Create an index file that loads all libraries basically identically to the fishing game.
Create starmap{} to aggregate everything together -- objects should be prefixed with it as well for different types of maps.
NOTE: DON'T chunk and don't use angles, there's no point if the map is flat.
This isn't going to be an actual sphere, it'll be more an approximation of one where the x axis and y axis loop. Unless that looks horrible or doesn't work right.
Create sphere{} with .data[x].
Add sphere.create(obj). In here the current variable should be a tpv (tiles per view).

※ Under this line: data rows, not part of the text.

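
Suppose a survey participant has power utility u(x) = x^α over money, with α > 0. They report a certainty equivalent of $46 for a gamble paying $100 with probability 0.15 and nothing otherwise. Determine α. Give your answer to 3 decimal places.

EU(lottery) = 0.15·100^α + 0.85·0 = 0.15·100^α.
Setting u(46) equal to that: 46^α = 0.15·100^α ⇒ (46/100)^α = 0.15.
Take logs: α = ln 0.15 / ln(46/100) ≈ 2.44308.

α ≈ 2.443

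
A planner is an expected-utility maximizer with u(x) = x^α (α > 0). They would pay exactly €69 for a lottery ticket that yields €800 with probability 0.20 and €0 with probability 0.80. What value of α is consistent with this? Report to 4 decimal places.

The lottery's expected utility is 0.20·u(800) + 0.80·u(0) = 0.20·800^α (since u(0) = 0 for α > 0).
Indifference: 69^α = 0.20·800^α, so (69/800)^α = 0.20.
Taking logs: α·ln(69/800) = ln(0.20), so α = -1.6094379 / -2.4505052 ≈ 0.6568.

α ≈ 0.6568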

Chunk up 360 degrees in either direction by 2*tpv to get settable tiles in data{}.
Create .set() and .erase() functions to set stuff in the tile. I guess for now allow syms, bgs and xcolors.
Create .set_coord(coord) -- this sets the viewpoint coordinate, which is an x and y, though modified based on chunking and the angle settings. Round to the nearest chunk.
Create .render(). Given an internal coord and sphere size, form a circle around it and render tiles accordingly, with a modulo of 360 on both angles.
Rotation
Create .pitch(amt) and .yaw(amt)
pitch adjusts the y coordinate while yaw adjusts the x coordinate. These can be negative. Roll doesn't make sense since this isn't an actual sphere and the math is probably pretty complex, and then also the orientation would end up being wrong and other nonsense.
With both of these, render after that step.
Add buttons to pitch and yaw, both and then have an input in the middle to set the amount (angle).
The angle here should be rounded to the appropriate chunk size.
Assuming everything looks reasonably good I can stop here. Otherwise I'm probably going to have to render an actual sphere and look up the math on that.